Another sign that we have an oligarchy

Over at Slate Timothy Noah writes about the growing income inequality and the reduced social mobility that now characterize the United States.

In 1915, the richest 1% of the population obtained about 15% of the nation’s income. “This was the era in which the accumulated wealth of America’s richest families—the Rockefellers, the Vanderbilts, the Carnegies—helped prompt creation of the modern income tax, lest disparities in wealth turn the United States into a European-style aristocracy.”

But now the top 1% gets 24% of the income.

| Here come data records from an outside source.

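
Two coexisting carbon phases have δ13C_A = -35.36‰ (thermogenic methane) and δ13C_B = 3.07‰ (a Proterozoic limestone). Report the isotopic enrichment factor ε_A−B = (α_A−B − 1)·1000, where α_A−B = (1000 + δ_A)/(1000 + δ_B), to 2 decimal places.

α_A−B = (1000 + -35.36) / (1000 + 3.07) = 964.64 / 1003.07 = 0.961688
ε_A−B = (0.961688 − 1) × 1000 = -38.312‰
(The approximation ε ≈ δ_A − δ_B would give -38.43‰.)

-38.31‰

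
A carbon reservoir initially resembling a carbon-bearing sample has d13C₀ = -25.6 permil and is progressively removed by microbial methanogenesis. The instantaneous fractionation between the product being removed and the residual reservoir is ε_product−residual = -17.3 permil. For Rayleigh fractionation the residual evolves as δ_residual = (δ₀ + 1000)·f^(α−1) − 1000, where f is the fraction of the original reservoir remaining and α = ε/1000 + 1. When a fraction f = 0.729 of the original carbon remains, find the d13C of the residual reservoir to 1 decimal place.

-20.3 permil

Rayleigh residual: δ_res = (δ₀ + 1000)·f^(α−1) − 1000
α = ε/1000 + 1 = 0.98270, so α − 1 = -0.01730
f^(α−1) = 0.729^(-0.01730) = 1.005483
δ_res = (-25.6 + 1000) × 1.005483 − 1000 = 979.743 − 1000 = -20.26 permil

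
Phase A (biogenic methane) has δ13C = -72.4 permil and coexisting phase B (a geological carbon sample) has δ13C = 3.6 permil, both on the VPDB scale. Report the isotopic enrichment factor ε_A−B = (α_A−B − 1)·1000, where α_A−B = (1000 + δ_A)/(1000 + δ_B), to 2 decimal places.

α_A−B = (1000 + -72.4) / (1000 + 3.6) = 927.6 / 1003.6 = 0.924273
ε_A−B = (0.924273 − 1) × 1000 = -75.727 permil
(The approximation ε ≈ δ_A − δ_B would give -76.0 permil.)

-75.73 permil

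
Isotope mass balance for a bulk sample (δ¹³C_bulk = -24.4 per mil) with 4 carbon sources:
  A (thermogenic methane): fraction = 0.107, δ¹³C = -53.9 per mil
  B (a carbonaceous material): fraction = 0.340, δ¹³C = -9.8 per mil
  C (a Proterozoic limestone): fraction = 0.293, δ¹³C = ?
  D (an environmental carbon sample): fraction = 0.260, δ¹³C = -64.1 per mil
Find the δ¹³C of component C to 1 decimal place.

4.7 per mil

Isotope mass balance: δ_bulk = Σ fᵢ·δᵢ.
-24.4 = 0.107×(-53.9) + 0.340×(-9.8) + 0.293×δ_C + 0.260×(-64.1)
0.293·δ_C = -24.4 − (-25.765) = 1.365
δ_C = 1.365 / 0.293 = 4.66 per mil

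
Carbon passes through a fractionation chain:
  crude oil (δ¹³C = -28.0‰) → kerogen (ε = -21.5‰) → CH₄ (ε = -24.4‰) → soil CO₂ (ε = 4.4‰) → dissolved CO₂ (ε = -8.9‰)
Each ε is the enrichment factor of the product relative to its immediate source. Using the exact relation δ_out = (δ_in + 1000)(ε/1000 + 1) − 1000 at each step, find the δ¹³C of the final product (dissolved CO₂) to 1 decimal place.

step 1: δ = (-28.00 + 1000)·(-21.5/1000 + 1) − 1000 = -48.90‰
step 2: δ = (-48.90 + 1000)·(-24.4/1000 + 1) − 1000 = -72.10‰
step 3: δ = (-72.10 + 1000)·(4.4/1000 + 1) − 1000 = -68.02‰
step 4: δ = (-68.02 + 1000)·(-8.9/1000 + 1) − 1000 = -76.32‰

-76.3‰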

The rising share of the oligarchy can be seen in this graph of the income share of the top 10% over the last 100 years.

incomeinequality.gif

As Noah says:

When it comes to real as opposed to imagined social mobility, surveys find less in the United States than in much of (what we consider) the class-bound Old World. France, Germany, Sweden, Denmark, Spain—not to mention some newer nations like Canada and Australia—are all places where your chances of rising from the bottom are better than they are in the land of Horatio Alger’s Ragged Dick…

According to the Central Intelligence Agency (whose patriotism I hesitate to question), income distribution in the United States is more unequal than in Guyana, Nicaragua, and Venezuela, and roughly on par with Uruguay, Argentina, and Ecuador. Income inequality is actually declining in Latin America even as it continues to increase in the United States.